Peter Minev: Tuesday 10 October at 11 am, A415 Inria Paris.
The presentation will be focused on two classes of recently developed splitting schemes for the Navier-Stokes equations.
The first class is based on the classical artificial compressibility (AC) method. The original method proposed by J. Shen in 1995 reduces the solution of the incompressible Navier-Stokes equations to a set of two or three parabolic problems in 2D and 3D correspondingly. Unfortunately, its accuracy is limited to first order in time and can be extended further only if the resulting scheme involves an elliptic problem for the velocity vector. Recently, together with J.L. Guermond (Texas A&M University) we proposed a scheme that extends the AC method to any order in time using a bootstrapping approach to the incompressibility constraint that essentially requires to solve only a set of parabolic equations for the velocity. The conditioning of the corresponding linear systems is therefore O(Δth^-2). This is generally better than solving a parabolic equation for the velocity and an elliptic equation for the pressure required by the various projection schemes that are perhaps the most popular approach at present. Besides, the bootstrapping algorithm allows to achieve any order in time, subject to some initialization conditions, in contrast to the projection methods whose accuracy seems to be essentially limited to second order on the velocity in the L2 norm.

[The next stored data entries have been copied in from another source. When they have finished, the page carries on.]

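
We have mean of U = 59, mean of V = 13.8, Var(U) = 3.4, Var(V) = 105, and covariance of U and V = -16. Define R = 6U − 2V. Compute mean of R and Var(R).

mean of R = 326.4, Var(R) = 926.4

mean of R = 6·mean of U + (-2)·mean of V = 6·59 + (-2)·13.8 = 326.4.
Var(R) = a²·Var(U) + b²·Var(V) + 2ab·covariance of U and V with a = 6, b = -2.
= 6²·3.4 + (-2)²·105 + 2·6·(-2)·(-16)
= 122.4 + 420 + 384 = 926.4.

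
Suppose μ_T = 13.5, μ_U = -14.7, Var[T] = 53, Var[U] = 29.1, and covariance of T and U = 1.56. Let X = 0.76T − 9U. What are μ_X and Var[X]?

μ_X = 0.76·μ_T + (-9)·μ_U = 0.76·13.5 + (-9)·(-14.7) = 142.56.
Var[X] = a²·Var[T] + b²·Var[U] + 2ab·covariance of T and U with a = 0.76, b = -9.
= 0.76²·53 + (-9)²·29.1 + 2·0.76·(-9)·1.56
= 30.6128 + 2357.1 + (-21.3408) = 2366.372.

μ_X = 142.56, Var[X] = 2366.372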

The second class of methods is based on a novel approach to the Navier-Stokes equations that reformulates them in terms of stress variables. It was developed in a recent paper together with P. Vabishchevich (Russian Academy of Sciences). The main advantage of such an approach becomes clear when it is applied to fluid-structure interaction problems since in such case the problems for the fluid and the structure, both written in terms of stress variables, become very similar. Although at first glance the resulting tensorial problem is more difficult, if it is combined with a proper splitting, it yields locally one dimensional schemes with attractive properties, that are very competitive to the the most widely used schemes for the formulation in primitive variables. Several schemes for discretization of this formulation will be presented together with their stability analysis.
Finally, numerical results for a problem with a manufactured solution will be presented.